Russell and Betty Lou Corbett's future looked bright: He had a good job and together they planned to build a spacious home on a shady spot of land in rural Carroll County where they could raise their three children and, maybe, a few horses too.
The Corbetts seemed to live the American dream, some say, until it shattered Sunday afternoon when the station wagon they were riding in crashed on a rain-slicked country road -- killing the Corbett children and severely injuring their parents and a teen-age baby sitter.
The children were dressed in their best clothes and on their way to a cousin's birthday party when the accident occurred on southbound Route 97, a short distance from their home in the 1100 block of Humbert Schoolhouse Road.
They were apparently crushed by large boxes of dental equipment that shifted toward the passenger seat as Mr. Corbett swerved on the wet road to avoid a Buick Skylark but then crashed head-on into a Jeep Cherokee, police said.
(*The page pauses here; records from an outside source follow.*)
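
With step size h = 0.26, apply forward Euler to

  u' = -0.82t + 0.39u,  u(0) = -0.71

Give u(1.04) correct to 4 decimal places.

-1.4005

Euler: u_{n+1} = u_n + h·f(t_n, u_n).
t=0.000000, u=-0.710000: f=-0.276900 → u ← -0.710000 + 0.26·(-0.276900) = -0.781994
t=0.260000, u=-0.781994: f=-0.518178 → u ← -0.781994 + 0.26·(-0.518178) = -0.916720
t=0.520000, u=-0.916720: f=-0.783921 → u ← -0.916720 + 0.26·(-0.783921) = -1.120540
t=0.780000, u=-1.120540: f=-1.076610 → u ← -1.120540 + 0.26·(-1.076610) = -1.400458
u(1.04) ≈ -1.4005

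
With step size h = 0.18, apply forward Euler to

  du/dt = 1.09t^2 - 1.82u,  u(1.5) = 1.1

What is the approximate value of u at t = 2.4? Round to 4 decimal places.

2.2326

Euler: u_{n+1} = u_n + h·f(t_n, u_n).
t=1.500000, u=1.100000: f=0.450500 → u ← 1.100000 + 0.18·0.450500 = 1.181090
t=1.680000, u=1.181090: f=0.926832 → u ← 1.181090 + 0.18·0.926832 = 1.347920
t=1.860000, u=1.347920: f=1.317750 → u ← 1.347920 + 0.18·1.317750 = 1.585115
t=2.040000, u=1.585115: f=1.651235 → u ← 1.585115 + 0.18·1.651235 = 1.882337
t=2.220000, u=1.882337: f=1.946102 → u ← 1.882337 + 0.18·1.946102 = 2.232636
u(2.4) ≈ 2.2326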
Friends and relatives grieved yesterday, their pain made even greater by the thought that the young couple remain hospitalized and may not know, yet, that Jacqueline Michelle Corbett, 5; Russell Michael Corbett Jr., 3; and Loren Cassidy Corbett, 18 months, have died.
"Oh my God, the way they just loved those children," lamented Olivia Rifici, who lived next door to the Corbetts in Pikesville before they moved to the country. "They were such beautiful redheaded children. My God, when they find out what has happened. . . . Oh it's such a tragedy," she said, hard-pressed to put her grief into words.
Neighbors said the Corbetts had moved a few months ago to three-story frame house in Carroll County to give their children a better life, far from the problems of the city. Mr. Corbett didn't mind the long drive home after selling medical supplies in surrounding counties.
Betty Corbett quit her job as a waitress and stayed home with the kids, sometimes pitching in to help a friend the couple hired to renovate their new home or spent time getting to know her new neighbors.